O jovem ajudante aproximou-se novamente do homem. Carregava alguma coisa em uma das mãos. Surpreendeu Jonas ao lhe cobrir as costas com uma manta de lã com tramas que formavam losangos azuis e verdes. Com mais coragem do que alguém de sua idade costuma demonstrar, quebrou o silêncio que até então prevalecera entre eles:
– O senhor gostaria de tomar um café pra se esquentar? – ofereceu o ajudante, estendendo-lhe uma xícara fumegante.
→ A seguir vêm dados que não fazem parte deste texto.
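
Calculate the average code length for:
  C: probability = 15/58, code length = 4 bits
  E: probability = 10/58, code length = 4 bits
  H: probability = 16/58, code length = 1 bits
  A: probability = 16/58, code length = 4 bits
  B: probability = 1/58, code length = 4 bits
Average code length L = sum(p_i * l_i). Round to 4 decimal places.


Weighted contributions p_i * l_i:
  C: (15/58) * 4 = 60/58
  E: (10/58) * 4 = 40/58
  H: (16/58) * 1 = 16/58
  A: (16/58) * 4 = 64/58
  B: (1/58) * 4 = 4/58
Sum = (60 + 40 + 16 + 64 + 4)/58 = 184/58

L = 184/58 = 3.1724 bits/symbol


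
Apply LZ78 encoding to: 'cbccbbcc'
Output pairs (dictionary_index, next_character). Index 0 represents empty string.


LZ78 encoding steps:
Dictionary: {0: ''}
Step 1: w='' (idx 0), next='c' -> output (0, 'c'), add 'c' as idx 1
Step 2: w='' (idx 0), next='b' -> output (0, 'b'), add 'b' as idx 2
Step 3: w='c' (idx 1), next='c' -> output (1, 'c'), add 'cc' as idx 3
Step 4: w='b' (idx 2), next='b' -> output (2, 'b'), add 'bb' as idx 4
Step 5: w='cc' (idx 3), end of input -> output (3, '')


Encoded: [(0, 'c'), (0, 'b'), (1, 'c'), (2, 'b'), (3, '')]


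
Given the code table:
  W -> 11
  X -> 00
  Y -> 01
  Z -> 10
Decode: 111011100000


Decoding:
11 -> W
10 -> Z
11 -> W
10 -> Z
00 -> X
00 -> X


Result: WZWZXX


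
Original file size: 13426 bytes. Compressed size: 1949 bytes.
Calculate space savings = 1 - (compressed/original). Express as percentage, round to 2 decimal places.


ratio = compressed/original = 1949/13426 = 0.145166
savings = 1 - ratio = 1 - 0.145166 = 0.854834
as a percentage: 0.854834 * 100 = 85.48%

Space savings = 1 - 1949/13426 = 85.48%


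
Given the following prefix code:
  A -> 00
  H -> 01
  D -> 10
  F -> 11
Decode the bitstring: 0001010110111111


Decoding step by step:
Bits 00 -> A
Bits 01 -> H
Bits 01 -> H
Bits 01 -> H
Bits 10 -> D
Bits 11 -> F
Bits 11 -> F
Bits 11 -> F


Decoded message: AHHHDFFF


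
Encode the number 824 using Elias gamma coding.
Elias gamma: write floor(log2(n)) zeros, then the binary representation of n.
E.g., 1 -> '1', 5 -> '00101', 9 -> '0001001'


num_bits = floor(log2(824)) + 1 = 10
leading_zeros = num_bits - 1 = 9
binary(824) = 1100111000

Elias gamma(824) = '000000000' + '1100111000' = 0000000001100111000 (19 bits)


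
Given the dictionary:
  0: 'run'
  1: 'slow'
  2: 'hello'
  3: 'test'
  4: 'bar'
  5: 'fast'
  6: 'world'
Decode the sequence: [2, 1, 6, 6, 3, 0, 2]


Look up each index in the dictionary:
  2 -> 'hello'
  1 -> 'slow'
  6 -> 'world'
  6 -> 'world'
  3 -> 'test'
  0 -> 'run'
  2 -> 'hello'

Decoded: "hello slow world world test run hello"


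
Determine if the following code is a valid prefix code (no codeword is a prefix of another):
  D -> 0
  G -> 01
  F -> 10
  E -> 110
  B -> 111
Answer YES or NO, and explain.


Checking each pair (does one codeword prefix another?):
  D='0' vs G='01': prefix -- VIOLATION

NO -- this is NOT a valid prefix code. D (0) is a prefix of G (01).


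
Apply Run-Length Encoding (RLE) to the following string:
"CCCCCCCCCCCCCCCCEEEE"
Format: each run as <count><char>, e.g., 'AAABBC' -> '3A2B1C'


Scanning runs left to right:
  i=0: run of 'C' x 16 -> '16C'
  i=16: run of 'E' x 4 -> '4E'

RLE = 16C4E


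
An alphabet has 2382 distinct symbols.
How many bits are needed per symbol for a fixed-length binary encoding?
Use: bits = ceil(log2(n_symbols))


log2(2382) = 11.218
Bracket: 2^11 = 2048 < 2382 <= 2^12 = 4096
So ceil(log2(2382)) = 12

bits = ceil(log2(2382)) = ceil(11.218) = 12 bits


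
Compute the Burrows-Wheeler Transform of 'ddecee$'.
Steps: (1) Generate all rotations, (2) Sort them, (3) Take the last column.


Rotations (sorted):
  0: $ddecee -> last char: e
  1: cee$dde -> last char: e
  2: ddecee$ -> last char: $
  3: decee$d -> last char: d
  4: e$ddece -> last char: e
  5: ecee$dd -> last char: d
  6: ee$ddec -> last char: c


BWT = ee$dedc


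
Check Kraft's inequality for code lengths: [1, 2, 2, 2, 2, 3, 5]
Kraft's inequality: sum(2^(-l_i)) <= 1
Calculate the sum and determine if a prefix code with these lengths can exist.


Sum = 2^(-1) + 2^(-2) + 2^(-2) + 2^(-2) + 2^(-2) + 2^(-3) + 2^(-5)
    = 0.5 + 0.25 + 0.25 + 0.25 + 0.25 + 0.125 + 0.03125
    = 53/32 = 1.65625
Since 1.65625 > 1, Kraft's inequality is NOT satisfied.
A prefix code with these lengths CANNOT exist.

Kraft sum = 1.65625. Not satisfied.


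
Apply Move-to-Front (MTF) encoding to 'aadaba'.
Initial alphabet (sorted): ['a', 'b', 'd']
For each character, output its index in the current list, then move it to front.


MTF encoding:
'a': index 0 in ['a', 'b', 'd'] -> ['a', 'b', 'd']
'a': index 0 in ['a', 'b', 'd'] -> ['a', 'b', 'd']
'd': index 2 in ['a', 'b', 'd'] -> ['d', 'a', 'b']
'a': index 1 in ['d', 'a', 'b'] -> ['a', 'd', 'b']
'b': index 2 in ['a', 'd', 'b'] -> ['b', 'a', 'd']
'a': index 1 in ['b', 'a', 'd'] -> ['a', 'b', 'd']


Output: [0, 0, 2, 1, 2, 1]


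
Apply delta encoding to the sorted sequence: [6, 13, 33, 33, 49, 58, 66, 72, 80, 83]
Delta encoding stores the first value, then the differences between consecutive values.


First value: 6
Deltas:
  13 - 6 = 7
  33 - 13 = 20
  33 - 33 = 0
  49 - 33 = 16
  58 - 49 = 9
  66 - 58 = 8
  72 - 66 = 6
  80 - 72 = 8
  83 - 80 = 3


Delta encoded: [6, 7, 20, 0, 16, 9, 8, 6, 8, 3]


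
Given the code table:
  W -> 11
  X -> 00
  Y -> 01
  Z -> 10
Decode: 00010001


Decoding:
00 -> X
01 -> Y
00 -> X
01 -> Y


Result: XYXY


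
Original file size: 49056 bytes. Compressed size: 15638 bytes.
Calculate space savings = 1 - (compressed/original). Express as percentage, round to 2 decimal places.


ratio = compressed/original = 15638/49056 = 0.318779
savings = 1 - ratio = 1 - 0.318779 = 0.681221
as a percentage: 0.681221 * 100 = 68.12%

Space savings = 1 - 15638/49056 = 68.12%


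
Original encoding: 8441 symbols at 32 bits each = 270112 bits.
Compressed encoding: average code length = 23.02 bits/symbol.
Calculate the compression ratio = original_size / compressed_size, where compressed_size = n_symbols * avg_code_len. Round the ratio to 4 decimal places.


original_size = n_symbols * orig_bits = 8441 * 32 = 270112 bits
compressed_size = n_symbols * avg_code_len = 8441 * 23.02 = 194311.82 bits
ratio = original_size / compressed_size = 270112 / 194311.82 = 1.3901

Compression ratio = 1.3901


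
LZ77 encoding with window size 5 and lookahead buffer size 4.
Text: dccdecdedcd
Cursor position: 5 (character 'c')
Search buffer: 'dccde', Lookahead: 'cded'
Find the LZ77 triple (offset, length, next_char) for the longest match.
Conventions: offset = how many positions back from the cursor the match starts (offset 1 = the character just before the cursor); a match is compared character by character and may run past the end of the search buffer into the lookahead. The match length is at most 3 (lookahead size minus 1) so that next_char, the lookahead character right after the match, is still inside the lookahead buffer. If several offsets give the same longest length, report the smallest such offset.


Try each offset into the search buffer:
  offset=1 (pos 4, char 'e'): match length 0
  offset=2 (pos 3, char 'd'): match length 0
  offset=3 (pos 2, char 'c'): match length 3
  offset=4 (pos 1, char 'c'): match length 1
  offset=5 (pos 0, char 'd'): match length 0
Longest match has length 3 at offset 3.
next_char = character at position 5 + 3 = 8 -> 'd'

Best match: offset=3, length=3 (matching 'cde' starting at position 2)
LZ77 triple: (3, 3, 'd')


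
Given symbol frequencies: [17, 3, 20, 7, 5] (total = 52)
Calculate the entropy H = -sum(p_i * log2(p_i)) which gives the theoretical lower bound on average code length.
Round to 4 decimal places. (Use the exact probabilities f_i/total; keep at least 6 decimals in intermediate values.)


Per-symbol terms -p_i * log2(p_i) with p_i = f_i/52:
  p = 17/52 = 0.326923: log2(p) = -1.612977, -p*log2(p) = 0.527319
  p = 3/52 = 0.057692: log2(p) = -4.115477, -p*log2(p) = 0.237431
  p = 20/52 = 0.384615: log2(p) = -1.378512, -p*log2(p) = 0.530197
  p = 7/52 = 0.134615: log2(p) = -2.893085, -p*log2(p) = 0.389454
  p = 5/52 = 0.096154: log2(p) = -3.378512, -p*log2(p) = 0.324857
H = 0.527319 + 0.237431 + 0.530197 + 0.389454 + 0.324857 = 2.009258

H = 2.0093 bits/symbol


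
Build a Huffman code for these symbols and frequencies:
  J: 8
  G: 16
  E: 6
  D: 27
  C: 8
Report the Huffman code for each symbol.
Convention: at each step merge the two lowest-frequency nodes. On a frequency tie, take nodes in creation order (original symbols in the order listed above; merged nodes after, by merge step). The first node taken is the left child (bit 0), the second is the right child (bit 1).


Huffman tree construction:
Step 1: Merge E(6) + J(8) = 14
Step 2: Merge C(8) + (E+J)(14) = 22
Step 3: Merge G(16) + (C+(E+J))(22) = 38
Step 4: Merge D(27) + (G+(C+(E+J)))(38) = 65
Read each symbol's code off the tree from the root (left child = 0, right child = 1).

Codes:
  J: 1111 (length 4)
  G: 10 (length 2)
  E: 1110 (length 4)
  D: 0 (length 1)
  C: 110 (length 3)
Average code length: 139/65 = 2.1385 bits/symbol


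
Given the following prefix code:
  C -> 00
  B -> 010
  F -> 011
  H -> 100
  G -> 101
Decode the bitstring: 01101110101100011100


Decoding step by step:
Bits 011 -> F
Bits 011 -> F
Bits 101 -> G
Bits 011 -> F
Bits 00 -> C
Bits 011 -> F
Bits 100 -> H


Decoded message: FFGFCFH


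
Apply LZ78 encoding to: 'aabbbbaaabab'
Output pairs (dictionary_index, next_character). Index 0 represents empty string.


LZ78 encoding steps:
Dictionary: {0: ''}
Step 1: w='' (idx 0), next='a' -> output (0, 'a'), add 'a' as idx 1
Step 2: w='a' (idx 1), next='b' -> output (1, 'b'), add 'ab' as idx 2
Step 3: w='' (idx 0), next='b' -> output (0, 'b'), add 'b' as idx 3
Step 4: w='b' (idx 3), next='b' -> output (3, 'b'), add 'bb' as idx 4
Step 5: w='a' (idx 1), next='a' -> output (1, 'a'), add 'aa' as idx 5
Step 6: w='ab' (idx 2), next='a' -> output (2, 'a'), add 'aba' as idx 6
Step 7: w='b' (idx 3), end of input -> output (3, '')


Encoded: [(0, 'a'), (1, 'b'), (0, 'b'), (3, 'b'), (1, 'a'), (2, 'a'), (3, '')]


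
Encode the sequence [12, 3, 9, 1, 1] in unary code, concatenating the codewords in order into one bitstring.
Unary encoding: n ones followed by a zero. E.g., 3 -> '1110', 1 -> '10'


Encode each number as n ones followed by a terminating 0:
  12 -> 1111111111110 (13 bits)
  3 -> 1110 (4 bits)
  9 -> 1111111110 (10 bits)
  1 -> 10 (2 bits)
  1 -> 10 (2 bits)
Total length = 13 + 4 + 10 + 2 + 2 = 31 bits.

Unary([12, 3, 9, 1, 1]) = 1111111111110111011111111101010 (31 bits)


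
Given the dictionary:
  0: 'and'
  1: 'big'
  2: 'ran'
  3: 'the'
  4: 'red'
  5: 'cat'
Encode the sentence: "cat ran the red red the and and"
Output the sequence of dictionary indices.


Look up each word in the dictionary:
  'cat' -> 5
  'ran' -> 2
  'the' -> 3
  'red' -> 4
  'red' -> 4
  'the' -> 3
  'and' -> 0
  'and' -> 0

Encoded: [5, 2, 3, 4, 4, 3, 0, 0]


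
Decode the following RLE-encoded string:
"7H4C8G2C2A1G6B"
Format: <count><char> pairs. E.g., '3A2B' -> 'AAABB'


Expanding each <count><char> pair:
  7H -> 'HHHHHHH'
  4C -> 'CCCC'
  8G -> 'GGGGGGGG'
  2C -> 'CC'
  2A -> 'AA'
  1G -> 'G'
  6B -> 'BBBBBB'

Decoded = HHHHHHHCCCCGGGGGGGGCCAAGBBBBBB


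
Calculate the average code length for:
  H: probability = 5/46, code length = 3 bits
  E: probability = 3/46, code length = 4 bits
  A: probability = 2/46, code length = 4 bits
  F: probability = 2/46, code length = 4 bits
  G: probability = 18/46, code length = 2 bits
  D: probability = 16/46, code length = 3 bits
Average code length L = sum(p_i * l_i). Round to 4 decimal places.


Weighted contributions p_i * l_i:
  H: (5/46) * 3 = 15/46
  E: (3/46) * 4 = 12/46
  A: (2/46) * 4 = 8/46
  F: (2/46) * 4 = 8/46
  G: (18/46) * 2 = 36/46
  D: (16/46) * 3 = 48/46
Sum = (15 + 12 + 8 + 8 + 36 + 48)/46 = 127/46

L = 127/46 = 2.7609 bits/symbol


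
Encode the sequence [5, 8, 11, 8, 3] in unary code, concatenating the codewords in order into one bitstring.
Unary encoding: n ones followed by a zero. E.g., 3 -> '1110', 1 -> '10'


Encode each number as n ones followed by a terminating 0:
  5 -> 111110 (6 bits)
  8 -> 111111110 (9 bits)
  11 -> 111111111110 (12 bits)
  8 -> 111111110 (9 bits)
  3 -> 1110 (4 bits)
Total length = 6 + 9 + 12 + 9 + 4 = 40 bits.

Unary([5, 8, 11, 8, 3]) = 1111101111111101111111111101111111101110 (40 bits)


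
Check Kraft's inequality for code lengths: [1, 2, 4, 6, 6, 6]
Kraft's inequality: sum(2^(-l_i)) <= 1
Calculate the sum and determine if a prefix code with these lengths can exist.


Sum = 2^(-1) + 2^(-2) + 2^(-4) + 2^(-6) + 2^(-6) + 2^(-6)
    = 0.5 + 0.25 + 0.0625 + 0.015625 + 0.015625 + 0.015625
    = 55/64 = 0.859375
Since 0.859375 <= 1, Kraft's inequality IS satisfied.
A prefix code with these lengths CAN exist.

Kraft sum = 0.859375. Satisfied.


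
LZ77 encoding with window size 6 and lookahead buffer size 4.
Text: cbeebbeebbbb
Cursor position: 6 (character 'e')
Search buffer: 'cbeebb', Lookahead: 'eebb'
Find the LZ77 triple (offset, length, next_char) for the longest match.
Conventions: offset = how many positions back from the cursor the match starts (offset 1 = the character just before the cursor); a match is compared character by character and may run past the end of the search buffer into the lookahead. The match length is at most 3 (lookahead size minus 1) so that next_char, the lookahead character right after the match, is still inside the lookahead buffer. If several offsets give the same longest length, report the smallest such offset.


Try each offset into the search buffer:
  offset=1 (pos 5, char 'b'): match length 0
  offset=2 (pos 4, char 'b'): match length 0
  offset=3 (pos 3, char 'e'): match length 1
  offset=4 (pos 2, char 'e'): match length 3
  offset=5 (pos 1, char 'b'): match length 0
  offset=6 (pos 0, char 'c'): match length 0
Longest match has length 3 at offset 4.
next_char = character at position 6 + 3 = 9 -> 'b'

Best match: offset=4, length=3 (matching 'eeb' starting at position 2)
LZ77 triple: (4, 3, 'b')


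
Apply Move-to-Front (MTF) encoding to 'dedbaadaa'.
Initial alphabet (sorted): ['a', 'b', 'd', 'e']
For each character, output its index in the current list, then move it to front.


MTF encoding:
'd': index 2 in ['a', 'b', 'd', 'e'] -> ['d', 'a', 'b', 'e']
'e': index 3 in ['d', 'a', 'b', 'e'] -> ['e', 'd', 'a', 'b']
'd': index 1 in ['e', 'd', 'a', 'b'] -> ['d', 'e', 'a', 'b']
'b': index 3 in ['d', 'e', 'a', 'b'] -> ['b', 'd', 'e', 'a']
'a': index 3 in ['b', 'd', 'e', 'a'] -> ['a', 'b', 'd', 'e']
'a': index 0 in ['a', 'b', 'd', 'e'] -> ['a', 'b', 'd', 'e']
'd': index 2 in ['a', 'b', 'd', 'e'] -> ['d', 'a', 'b', 'e']
'a': index 1 in ['d', 'a', 'b', 'e'] -> ['a', 'd', 'b', 'e']
'a': index 0 in ['a', 'd', 'b', 'e'] -> ['a', 'd', 'b', 'e']


Output: [2, 3, 1, 3, 3, 0, 2, 1, 0]


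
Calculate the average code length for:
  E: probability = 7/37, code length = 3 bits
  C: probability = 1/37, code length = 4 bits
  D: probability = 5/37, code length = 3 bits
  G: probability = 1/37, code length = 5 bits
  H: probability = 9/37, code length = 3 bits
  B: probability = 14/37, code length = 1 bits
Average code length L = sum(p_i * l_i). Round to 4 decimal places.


Weighted contributions p_i * l_i:
  E: (7/37) * 3 = 21/37
  C: (1/37) * 4 = 4/37
  D: (5/37) * 3 = 15/37
  G: (1/37) * 5 = 5/37
  H: (9/37) * 3 = 27/37
  B: (14/37) * 1 = 14/37
Sum = (21 + 4 + 15 + 5 + 27 + 14)/37 = 86/37

L = 86/37 = 2.3243 bits/symbol


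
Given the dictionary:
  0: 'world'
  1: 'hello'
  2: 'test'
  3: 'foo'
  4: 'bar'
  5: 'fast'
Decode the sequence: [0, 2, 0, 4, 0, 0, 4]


Look up each index in the dictionary:
  0 -> 'world'
  2 -> 'test'
  0 -> 'world'
  4 -> 'bar'
  0 -> 'world'
  0 -> 'world'
  4 -> 'bar'

Decoded: "world test world bar world world bar"


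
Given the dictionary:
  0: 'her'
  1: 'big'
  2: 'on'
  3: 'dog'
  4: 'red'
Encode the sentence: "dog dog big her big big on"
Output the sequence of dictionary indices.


Look up each word in the dictionary:
  'dog' -> 3
  'dog' -> 3
  'big' -> 1
  'her' -> 0
  'big' -> 1
  'big' -> 1
  'on' -> 2

Encoded: [3, 3, 1, 0, 1, 1, 2]


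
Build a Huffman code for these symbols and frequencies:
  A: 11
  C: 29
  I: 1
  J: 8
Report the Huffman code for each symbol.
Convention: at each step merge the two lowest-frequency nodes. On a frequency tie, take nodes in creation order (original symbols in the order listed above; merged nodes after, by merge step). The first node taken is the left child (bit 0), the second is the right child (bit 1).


Huffman tree construction:
Step 1: Merge I(1) + J(8) = 9
Step 2: Merge (I+J)(9) + A(11) = 20
Step 3: Merge ((I+J)+A)(20) + C(29) = 49
Read each symbol's code off the tree from the root (left child = 0, right child = 1).

Codes:
  A: 01 (length 2)
  C: 1 (length 1)
  I: 000 (length 3)
  J: 001 (length 3)
Average code length: 78/49 = 1.5918 bits/symbol


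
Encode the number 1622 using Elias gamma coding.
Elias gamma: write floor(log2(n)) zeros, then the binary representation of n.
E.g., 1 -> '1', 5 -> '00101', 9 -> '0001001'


num_bits = floor(log2(1622)) + 1 = 11
leading_zeros = num_bits - 1 = 10
binary(1622) = 11001010110

Elias gamma(1622) = '0000000000' + '11001010110' = 000000000011001010110 (21 bits)


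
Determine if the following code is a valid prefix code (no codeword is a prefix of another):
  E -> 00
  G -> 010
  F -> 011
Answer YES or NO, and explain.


Checking each pair (does one codeword prefix another?):
  E='00' vs G='010': no prefix
  E='00' vs F='011': no prefix
  G='010' vs E='00': no prefix
  G='010' vs F='011': no prefix
  F='011' vs E='00': no prefix
  F='011' vs G='010': no prefix
No violation found over all pairs.

YES -- this is a valid prefix code. No codeword is a prefix of any other codeword.


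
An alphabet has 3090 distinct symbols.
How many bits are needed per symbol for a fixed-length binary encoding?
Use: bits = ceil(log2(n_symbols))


log2(3090) = 11.5934
Bracket: 2^11 = 2048 < 3090 <= 2^12 = 4096
So ceil(log2(3090)) = 12

bits = ceil(log2(3090)) = ceil(11.5934) = 12 bits


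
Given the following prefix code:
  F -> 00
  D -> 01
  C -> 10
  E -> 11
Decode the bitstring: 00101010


Decoding step by step:
Bits 00 -> F
Bits 10 -> C
Bits 10 -> C
Bits 10 -> C


Decoded message: FCCC


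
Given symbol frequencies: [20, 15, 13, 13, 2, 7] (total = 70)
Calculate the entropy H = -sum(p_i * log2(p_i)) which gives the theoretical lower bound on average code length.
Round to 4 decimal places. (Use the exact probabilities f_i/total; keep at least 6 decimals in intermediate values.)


Per-symbol terms -p_i * log2(p_i) with p_i = f_i/70:
  p = 20/70 = 0.285714: log2(p) = -1.807355, -p*log2(p) = 0.516387
  p = 15/70 = 0.214286: log2(p) = -2.222392, -p*log2(p) = 0.476227
  p = 13/70 = 0.185714: log2(p) = -2.428843, -p*log2(p) = 0.451071
  p = 13/70 = 0.185714: log2(p) = -2.428843, -p*log2(p) = 0.451071
  p = 2/70 = 0.028571: log2(p) = -5.129283, -p*log2(p) = 0.146551
  p = 7/70 = 0.100000: log2(p) = -3.321928, -p*log2(p) = 0.332193
H = 0.516387 + 0.476227 + 0.451071 + 0.451071 + 0.146551 + 0.332193 = 2.373500

H = 2.3735 bits/symbol


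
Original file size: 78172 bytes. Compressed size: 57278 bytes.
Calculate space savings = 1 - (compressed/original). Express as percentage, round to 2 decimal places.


ratio = compressed/original = 57278/78172 = 0.732718
savings = 1 - ratio = 1 - 0.732718 = 0.267282
as a percentage: 0.267282 * 100 = 26.73%

Space savings = 1 - 57278/78172 = 26.73%


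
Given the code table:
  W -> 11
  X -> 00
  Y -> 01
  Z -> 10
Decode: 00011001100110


Decoding:
00 -> X
01 -> Y
10 -> Z
01 -> Y
10 -> Z
01 -> Y
10 -> Z


Result: XYZYZYZ


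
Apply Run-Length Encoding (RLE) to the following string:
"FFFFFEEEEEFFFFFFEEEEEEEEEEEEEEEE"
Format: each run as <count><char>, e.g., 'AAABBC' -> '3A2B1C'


Scanning runs left to right:
  i=0: run of 'F' x 5 -> '5F'
  i=5: run of 'E' x 5 -> '5E'
  i=10: run of 'F' x 6 -> '6F'
  i=16: run of 'E' x 16 -> '16E'

RLE = 5F5E6F16E


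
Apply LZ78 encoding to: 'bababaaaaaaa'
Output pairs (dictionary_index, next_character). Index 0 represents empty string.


LZ78 encoding steps:
Dictionary: {0: ''}
Step 1: w='' (idx 0), next='b' -> output (0, 'b'), add 'b' as idx 1
Step 2: w='' (idx 0), next='a' -> output (0, 'a'), add 'a' as idx 2
Step 3: w='b' (idx 1), next='a' -> output (1, 'a'), add 'ba' as idx 3
Step 4: w='ba' (idx 3), next='a' -> output (3, 'a'), add 'baa' as idx 4
Step 5: w='a' (idx 2), next='a' -> output (2, 'a'), add 'aa' as idx 5
Step 6: w='aa' (idx 5), next='a' -> output (5, 'a'), add 'aaa' as idx 6


Encoded: [(0, 'b'), (0, 'a'), (1, 'a'), (3, 'a'), (2, 'a'), (5, 'a')]


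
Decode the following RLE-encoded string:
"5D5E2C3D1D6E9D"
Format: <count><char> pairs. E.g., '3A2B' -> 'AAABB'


Expanding each <count><char> pair:
  5D -> 'DDDDD'
  5E -> 'EEEEE'
  2C -> 'CC'
  3D -> 'DDD'
  1D -> 'D'
  6E -> 'EEEEEE'
  9D -> 'DDDDDDDDD'

Decoded = DDDDDEEEEECCDDDDEEEEEEDDDDDDDDD


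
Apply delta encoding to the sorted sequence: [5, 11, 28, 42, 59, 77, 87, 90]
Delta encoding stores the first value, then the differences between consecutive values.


First value: 5
Deltas:
  11 - 5 = 6
  28 - 11 = 17
  42 - 28 = 14
  59 - 42 = 17
  77 - 59 = 18
  87 - 77 = 10
  90 - 87 = 3


Delta encoded: [5, 6, 17, 14, 17, 18, 10, 3]


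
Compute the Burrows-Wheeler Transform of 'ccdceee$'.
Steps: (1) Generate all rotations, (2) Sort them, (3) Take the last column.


Rotations (sorted):
  0: $ccdceee -> last char: e
  1: ccdceee$ -> last char: $
  2: cdceee$c -> last char: c
  3: ceee$ccd -> last char: d
  4: dceee$cc -> last char: c
  5: e$ccdcee -> last char: e
  6: ee$ccdce -> last char: e
  7: eee$ccdc -> last char: c


BWT = e$cdceec


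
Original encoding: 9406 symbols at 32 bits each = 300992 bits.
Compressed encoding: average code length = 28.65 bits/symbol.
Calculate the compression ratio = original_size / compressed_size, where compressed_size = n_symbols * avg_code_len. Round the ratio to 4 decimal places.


original_size = n_symbols * orig_bits = 9406 * 32 = 300992 bits
compressed_size = n_symbols * avg_code_len = 9406 * 28.65 = 269481.9 bits
ratio = original_size / compressed_size = 300992 / 269481.9 = 1.1169

Compression ratio = 1.1169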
Jonas meneou a cabeça negativamente sem dirigir-lhe o olhar ou agradecer-lhe a oferta. O rapaz não sabia, nem tinha como saber, mas aquele homem estranho e sombrio prostrado à sua frente no rude banco de cimento não pretendia ficar ali, inerte, sentado por muito mais tempo. Para onde ia, certamente não precisaria de café quente para aquecer seu corpo.
V
Ele tinha pressa, projetava o corpo à frente, andava a passos largos. Quando chegou à Rua Guaicurus sentia-se cansado. Olhava para os lados disfarçadamente temendo ter sido seguido. As malas pesavam como halteres em suas mãos. Parou na área de estacionamento em frente a uma pequena loja. Retirou suas bugigangas de ambas as malas e as espalhou pelo chão. Separaria o que considerasse que teria mais utilidade para ele, sem exceção. Trabalhou rapidamente. Colocou o que lhe interessava na mala que lhe pareceu em melhores condições. Meteu seus documentos dentro de saco plástico junto com um velho canivete suíço e o protegeu entre algumas cuecas. Fechou a mala com sofreguidão. Preparava-se para partir quando percebeu seu velho caderno de poemas semi-oculto por uma velha calça de jeans. Voltou a abrir a mala: aquela seria a única exceção, confirmando mais uma vez a regra inescapável.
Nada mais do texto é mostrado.